Zwischen Assimilation und eigener Sprache

In der Türkei waren bis vor ein paar Jahren die kurdische Sprache, Kultur und Identität verboten. Übertretungen wurden mit Strafe geahndet. Diese Angst vor der Unterdrückung nahmen die Kurden nach Österreich mit: Hier durften sie ihre Sprache sprechen, die Folgen der jahrelangen Assimilationspolitik blieben jedoch immer im Hinterkopf. Heute ernte man in der Öffentlichkeit wieder schiefe Blicke, erzählt Eraslan über ihre Erfahrungen in den letzten paar Monaten. Einige Mitglieder trauen sich auch in Österreich nicht mehr, Kurdisch zu sprechen.

Dabei ist Sprache ein großer Faktor in der Bildung der eigenen Identität. Alle Vereine unter dem Dach von FEYKOM bieten Sprachkurse an und sehen das als Grundpfeiler ihrer Aufgabe. „Die kurdische Sprache ist immer weiter in Vergessenheit geraten“, erzählt Eraslan. Von den Kurden in der zweiten oder dritten Generation wird sie auch kaum mehr gesprochen. Sie selbst ist in der Türkei geboren, in Österreich aufgewachsen und sieht es als Aufgabe des Vereins, die kurdische Kultur zu leben und zu vermitteln – inklusive Folklore und Literaturvermittlung.

Ideologische Ausrichtungen

Neben der kulturellen Arbeit gehört auch die Kommunikation nach außen zu den Aufgaben des Vereins. Aber was wird kommuniziert? Im Vereinslokal hängen Fotos von gefallenen Soldaten im Kampf gegen den IS im Norden Syriens.
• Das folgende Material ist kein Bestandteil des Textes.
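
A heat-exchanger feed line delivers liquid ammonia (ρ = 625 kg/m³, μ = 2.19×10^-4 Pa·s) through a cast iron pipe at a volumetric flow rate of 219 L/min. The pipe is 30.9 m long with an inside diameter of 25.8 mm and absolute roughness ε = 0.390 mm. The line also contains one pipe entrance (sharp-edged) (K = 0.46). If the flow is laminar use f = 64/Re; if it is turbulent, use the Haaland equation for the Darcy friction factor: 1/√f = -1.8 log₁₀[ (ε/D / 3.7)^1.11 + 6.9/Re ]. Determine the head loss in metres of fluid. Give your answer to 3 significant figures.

Q = 219 L/min = 219/60000 = 0.00365 m³/s.
Cross-sectional area A = πD²/4 = π(0.0258)²/4 = 0.0005228 m²; mean velocity V = Q/A = 0.00365/0.0005228 = 6.982 m/s.
Reynolds number Re = ρVD/μ = 625 · 6.982 · 0.0258 / 0.000219 = 5.141e+05.
Re > 4000 → turbulent. Relative roughness ε/D = 0.00039/0.0258 = 0.0151. Haaland: 1/√f = -1.8 log₁₀[(0.0151/3.7)^1.11 + 6.9/5.141e+05] = -1.8 log₁₀[0.00223 + 1.34e-05] = 4.768, so f = 0.04399.
Total minor-loss coefficient ΣK = 1·0.46 = 0.46.
ΔP = [f·L/D + ΣK]·(ρV²/2) = [0.04399·30.9/0.0258 + 0.46]·(625·6.982²/2) = [52.68 + 0.46]·1.523e+04 = 8.095e+05 Pa.
Head loss h_f = ΔP/(ρg) = 8.095e+05/(625·9.81) = 132 m.

h_f ≈ 132 m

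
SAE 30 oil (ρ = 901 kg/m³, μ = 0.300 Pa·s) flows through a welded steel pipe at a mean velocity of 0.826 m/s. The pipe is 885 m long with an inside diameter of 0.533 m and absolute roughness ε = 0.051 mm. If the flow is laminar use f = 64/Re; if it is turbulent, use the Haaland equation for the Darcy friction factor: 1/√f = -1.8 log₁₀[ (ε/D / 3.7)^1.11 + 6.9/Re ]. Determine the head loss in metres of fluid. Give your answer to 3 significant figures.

h_f ≈ 2.79 m

Reynolds number Re = ρVD/μ = 901 · 0.826 · 0.533 / 0.3 = 1322.
Re < 2300 → laminar flow, so f = 64/Re = 64/1322 = 0.0484 (the turbulent correlation is not needed).
Darcy-Weisbach: ΔP = f(L/D)(ρV²/2) = 0.0484·(885/0.533)·(901·0.826²/2) = 0.0484·1660·307.4 = 2.47e+04 Pa.
Head loss h_f = ΔP/(ρg) = 2.47e+04/(901·9.81) = 2.79 m.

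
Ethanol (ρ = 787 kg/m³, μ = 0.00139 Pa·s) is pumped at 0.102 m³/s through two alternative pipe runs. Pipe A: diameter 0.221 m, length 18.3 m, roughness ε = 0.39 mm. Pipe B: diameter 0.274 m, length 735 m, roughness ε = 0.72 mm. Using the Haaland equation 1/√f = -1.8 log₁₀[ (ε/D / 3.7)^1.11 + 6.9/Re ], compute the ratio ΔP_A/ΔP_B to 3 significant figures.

ΔP_A/ΔP_B ≈ 0.0658

Pipe A: V = Q/A = 0.102/0.03836 = 2.659 m/s; Re = 3.327e+05; ε/D = 0.00176; Haaland → f = 0.02323; ΔP_A = f(L/D)(ρV²/2) = 5351 Pa.
Pipe B: V = Q/A = 0.102/0.05896 = 1.73 m/s; Re = 2.684e+05; ε/D = 0.00263; Haaland → f = 0.02576; ΔP_B = f(L/D)(ρV²/2) = 8.137e+04 Pa.
ΔP_A/ΔP_B = 5351/8.137e+04 = 0.0658.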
Groß darüber stehen die Abkürzungen PKK und YPG. Das sei keine Überraschung, denn „die meisten Vereine der türkisch-kurdischen Diaspora sind PKK-nahe“, sagt Politikwissenschaftler Schmidinger.

Obwohl sich die kurdischen Vereine mit ihrer zunehmenden Politisierung und dem steigenden Selbstverständnis der kurdischen Identität immer weiter von türkischen Vereinen abgegrenzt haben, kooperieren sie heute mit Gruppen ähnlicher politischer Ausrichtung. So gibt es auch Kooperationen zwischen politisch linken türkischen Vereinen und der FEYKOM. In der Öffentlichkeit treten Kurden vor allem als linke, marxistische und aktionistische Gruppierung in Erscheinung. Doch es gibt es auch die andere Seite: Dschihadistische und konservative Kurden sind in der Öffentlichkeit nur nicht so gut sichtbar. „Teilweise können die sehr konservativen Kurden besser Kurdisch als die politischen“, sagt Schmidinger zu ihrer kulturellen Verortung. Sie seien dann nur in islamischen Organisationen organisiert und nicht in kurdischen Vereinen.

Steigt die Repression in der Türkei gegen die linke prokurdische HDP und PKK-Sympathisanten, wird das wahrscheinlich kaum Auswirkungen auf die konservativen und islamischen Vereine haben – sehr wohl aber auf die FEYKOM und ihre Partnervereine. Die türkische Innenpolitik überträgt sich schließlich auf die Stimmung innerhalb der Community in Österreich.